The whole set was united by an unflagging pulse, due in part to Brown and Charles's perpetual input. Whether it was the relaxed Afro-pop beat marches of Williams' "Home" or the hybrid, swinging hip-hop on "Dawn of a New Day," the rhythm never stopped. Stevens used his relaxed guitar sound to wash most of the night's set in a particularly soulful brand of cool. Amongst the more bebop-inspired material, Shaw and Clayton provided quite a few approaches; Shaw played outside harmonies like there was nothing to it, but also approached chord changes in the most elegant and effective way possible. Clayton is always known for his soul, but he also had a more twisted side, drawing from equal parts Thelonious Monk and J-Dilla.

It's one thing to pander to the critics by paying lip service to diverse artists like Woody Shaw and Michael Jackson but Ben Williams is one of the few musicians who, when it was time to "put up or shut up," could play both. Sound Effect's stew of Latin, funk and hard-bop served Shaw's "The Moontrane" well, allowing Clayton, Shaw and Williams to give their diverse statements over the tricky but satisfying chord changes. Williams' intro to the little-played Jackson tune "Little Susie" set the pace for the entire piece, moving complex figures up the neck of the electric bass with flamenco inflections. Shaw's soprano and Clayton's spirited piano gave the pop waltz a Greek wedding feel, breathing the same sort of improvisational life into classical ¾ that Coltrane did with "My Favorite Things."

Tyshawn Sorey Oblique

Tyshawn Sorey has earned himself credit (and not nearly enough of it) for being a drummer, pianist, trombonist, bandleader and a composer of improvised, composed, electronic and acoustic music of jazz and new music mediums. These things all fall second, however, to his full-time job as a musician continuously defying expectation. Sorey's previous output as a leader has closely followed the aesthetic of great New York composers like John Cage and Morton Feldman, architects and philosophers on space and indeterminacy. The record released of Sorey's Oblique I(Pi Recordings, 2011) found Sorey in a sonically dense, rhythmically vivacious place. But just to avoid building up too many assumptions about the composer, Sorey's late set at The Bitter End explored both ends of the sound spectrum.

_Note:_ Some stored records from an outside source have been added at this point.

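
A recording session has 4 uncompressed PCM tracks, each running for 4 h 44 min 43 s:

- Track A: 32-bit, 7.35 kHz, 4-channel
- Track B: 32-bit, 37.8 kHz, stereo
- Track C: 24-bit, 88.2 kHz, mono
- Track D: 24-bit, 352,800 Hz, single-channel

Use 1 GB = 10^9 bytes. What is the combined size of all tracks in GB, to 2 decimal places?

29.78 GB

4 h 44 min 43 s = 17,083 s.
Track A: 7,350 × 17,083 × 4 × 4 = 2,008,960,800 bytes.
Track B: 37,800 × 17,083 × 4 × 2 = 5,165,899,200 bytes.
Track C: 88,200 × 17,083 × 3 × 1 = 4,520,161,800 bytes.
Track D: 352,800 × 17,083 × 3 × 1 = 18,080,647,200 bytes.
Total = 29,775,669,000 bytes = 29.78 GB.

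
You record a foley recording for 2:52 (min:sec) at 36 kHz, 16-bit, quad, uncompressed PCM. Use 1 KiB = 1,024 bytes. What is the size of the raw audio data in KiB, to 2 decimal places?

48375.00 KiB

Duration = 2:52 (min:sec) = 172 s.
Bytes = 36,000 samples/s × 172 s × 2 bytes/sample × 4 ch = 49,536,000 bytes.
49,536,000 / 1,024 = 48375.00 KiB.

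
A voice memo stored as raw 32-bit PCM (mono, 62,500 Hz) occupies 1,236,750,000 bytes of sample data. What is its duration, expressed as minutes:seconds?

82:27

Byte rate = 62,500 × 4 × 1 = 250,000 bytes/s.
Duration = 1,236,750,000 / 250,000 = 4,947 s.
4,947 s = 82:27.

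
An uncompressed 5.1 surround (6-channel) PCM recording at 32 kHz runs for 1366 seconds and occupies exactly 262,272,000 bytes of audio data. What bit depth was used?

Bytes per sample = 262,272,000 / (32,000 × 1,366 × 6) = 262,272,000 / 262,272,000 = 1.
Bit depth = 1 × 8 = 8 bits.

8 bits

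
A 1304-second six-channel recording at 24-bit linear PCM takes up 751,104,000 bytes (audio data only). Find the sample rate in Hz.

Bytes = sample_rate × seconds × bytes_per_sample × channels.
sample_rate = 751,104,000 / (1,304 × 3 × 6) = 751,104,000 / 23,472 = 32,000 Hz.

32,000 Hz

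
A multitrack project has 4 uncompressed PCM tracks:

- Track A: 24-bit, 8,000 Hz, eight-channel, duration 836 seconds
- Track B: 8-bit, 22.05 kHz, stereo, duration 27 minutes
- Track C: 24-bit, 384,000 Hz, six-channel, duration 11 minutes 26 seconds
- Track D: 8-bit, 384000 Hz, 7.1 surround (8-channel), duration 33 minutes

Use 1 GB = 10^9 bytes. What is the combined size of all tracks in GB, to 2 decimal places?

11.06 GB

Track A: 8,000 × 836 × 3 × 8 = 160,512,000 bytes.
Track B: 27 minutes = 1,620 s; 22,050 × 1,620 × 1 × 2 = 71,442,000 bytes.
Track C: 11 minutes 26 seconds = 686 s; 384,000 × 686 × 3 × 6 = 4,741,632,000 bytes.
Track D: 33 minutes = 1,980 s; 384,000 × 1,980 × 1 × 8 = 6,082,560,000 bytes.
Total = 11,056,146,000 bytes = 11.06 GB.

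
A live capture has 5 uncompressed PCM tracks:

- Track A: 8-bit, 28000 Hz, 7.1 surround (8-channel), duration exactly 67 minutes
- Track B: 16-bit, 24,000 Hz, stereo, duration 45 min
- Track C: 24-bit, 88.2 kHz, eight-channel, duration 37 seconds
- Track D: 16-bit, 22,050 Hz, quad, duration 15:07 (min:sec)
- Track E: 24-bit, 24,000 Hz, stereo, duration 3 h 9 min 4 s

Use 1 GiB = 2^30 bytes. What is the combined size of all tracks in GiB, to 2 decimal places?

2.82 GiB

Track A: exactly 67 minutes = 4,020 s; 28,000 × 4,020 × 1 × 8 = 900,480,000 bytes.
Track B: 45 min = 2,700 s; 24,000 × 2,700 × 2 × 2 = 259,200,000 bytes.
Track C: 88,200 × 37 × 3 × 8 = 78,321,600 bytes.
Track D: 15:07 (min:sec) = 907 s; 22,050 × 907 × 2 × 4 = 159,994,800 bytes.
Track E: 3 h 9 min 4 s = 11,344 s; 24,000 × 11,344 × 3 × 2 = 1,633,536,000 bytes.
Total = 3,031,532,400 bytes = 2.82 GiB.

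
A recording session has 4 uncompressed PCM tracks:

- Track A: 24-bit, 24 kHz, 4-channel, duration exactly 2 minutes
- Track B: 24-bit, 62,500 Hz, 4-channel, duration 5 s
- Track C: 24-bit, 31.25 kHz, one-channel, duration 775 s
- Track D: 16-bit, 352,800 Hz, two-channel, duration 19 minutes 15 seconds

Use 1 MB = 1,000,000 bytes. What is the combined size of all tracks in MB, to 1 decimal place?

1740.9 MB

Track A: exactly 2 minutes = 120 s; 24,000 × 120 × 3 × 4 = 34,560,000 bytes.
Track B: 62,500 × 5 × 3 × 4 = 3,750,000 bytes.
Track C: 31,250 × 775 × 3 × 1 = 72,656,250 bytes.
Track D: 19 minutes 15 seconds = 1,155 s; 352,800 × 1,155 × 2 × 2 = 1,629,936,000 bytes.
Total = 1,740,902,250 bytes = 1740.9 MB.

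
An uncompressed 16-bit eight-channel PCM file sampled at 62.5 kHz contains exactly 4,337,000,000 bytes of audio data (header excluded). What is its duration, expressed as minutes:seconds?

Byte rate = 62,500 × 2 × 8 = 1,000,000 bytes/s.
Duration = 4,337,000,000 / 1,000,000 = 4,337 s.
4,337 s = 72:17.

72:17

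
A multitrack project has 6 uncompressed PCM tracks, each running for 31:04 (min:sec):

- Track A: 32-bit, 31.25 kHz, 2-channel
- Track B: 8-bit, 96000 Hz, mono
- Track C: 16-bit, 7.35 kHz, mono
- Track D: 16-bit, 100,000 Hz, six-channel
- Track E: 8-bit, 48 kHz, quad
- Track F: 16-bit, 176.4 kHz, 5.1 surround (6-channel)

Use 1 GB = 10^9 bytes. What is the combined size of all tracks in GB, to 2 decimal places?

31:04 (min:sec) = 1,864 s.
Track A: 31,250 × 1,864 × 4 × 2 = 466,000,000 bytes.
Track B: 96,000 × 1,864 × 1 × 1 = 178,944,000 bytes.
Track C: 7,350 × 1,864 × 2 × 1 = 27,400,800 bytes.
Track D: 100,000 × 1,864 × 2 × 6 = 2,236,800,000 bytes.
Track E: 48,000 × 1,864 × 1 × 4 = 357,888,000 bytes.
Track F: 176,400 × 1,864 × 2 × 6 = 3,945,715,200 bytes.
Total = 7,212,748,000 bytes = 7.21 GB.

7.21 GB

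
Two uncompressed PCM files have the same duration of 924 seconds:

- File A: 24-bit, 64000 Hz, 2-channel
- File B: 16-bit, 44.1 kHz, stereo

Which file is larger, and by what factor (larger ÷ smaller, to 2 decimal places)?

File A, by a factor of 2.18

File A: 64,000 × 3 × 2 = 384,000 bytes/s.
File B: 44,100 × 2 × 2 = 176,400 bytes/s.
File A is larger; ratio = 354,816,000 / 162,993,600 = 2.18.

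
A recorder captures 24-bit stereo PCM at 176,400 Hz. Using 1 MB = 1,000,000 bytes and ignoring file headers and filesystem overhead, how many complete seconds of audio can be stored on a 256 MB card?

Uncompressed byte rate = 176,400 × 3 × 2 = 1,058,400 bytes/s.
Capacity = 256 × 1,000,000 = 256,000,000 bytes.
256,000,000 / 1,058,400 ≈ 241.87 s → 241 seconds.

241 seconds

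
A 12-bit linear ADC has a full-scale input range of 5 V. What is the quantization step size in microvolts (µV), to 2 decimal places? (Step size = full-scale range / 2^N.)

5 V / 2^12 = 5 / 4,096 V = 1220.70 µV.

1220.70 µV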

Despite being in a more ostensibly "jazz" mode than usual, Sorey's music for Oblique was still elusive and malleable. Melodies, background figures and chord changes were rooted in the lingua franca of contemporary jazz composition, but often veered in a new direction, either texturally, rhythmically or harmonically. Chris Tordini's bass and Sorey's drums weren't as much a concrete foundation as they were a pulsating rhythmic field that supported but also reacted with the overlaying soloist. Alto saxophonist Loren Stillman was particularly at home with soloing in this context, his cubist soloing style fitting in appropriately. Sorey had crafted an amazing ability to accompany solos and traverse new territory all at once, sitting comfortably in his own compositional style and then aggressively ushering it into new places by way of mixed volume shifts and stylistic abruptions. For all its complexity, Sorey's music still contained a lot of heart; inside each slantwise melody or labyrinthine song structure, there were bits and pieces of groove-based music a la drum-and-bass and some of the meditative quality of Wayne Shorter's music.

Though more "traditionally composed," Oblique still explored ideas of color and texture. Sorey incorporated his fondness for the hypnotic clangs of metallic percussion that enveloped each piece in unique colors. Some of guitarist's Todd Neufeld's soloing was laconic enough to be an outgrowth of his ethereal guitar tone, his unpredictable bursts of guitar figures appearing and disappearing like ghosts. John Escreet's Fender Rhodes pinging followed in tandem with Sorey and Tordini's guidance, sometimes as softly and delicately as a music box or as loud and intense as an electrical generator. Oblique might be the most important ensemble in Sorey's oeuvre. It speaks the vernacular of modern jazz but lines itself with decoded references to New Music and constant sonic exploration.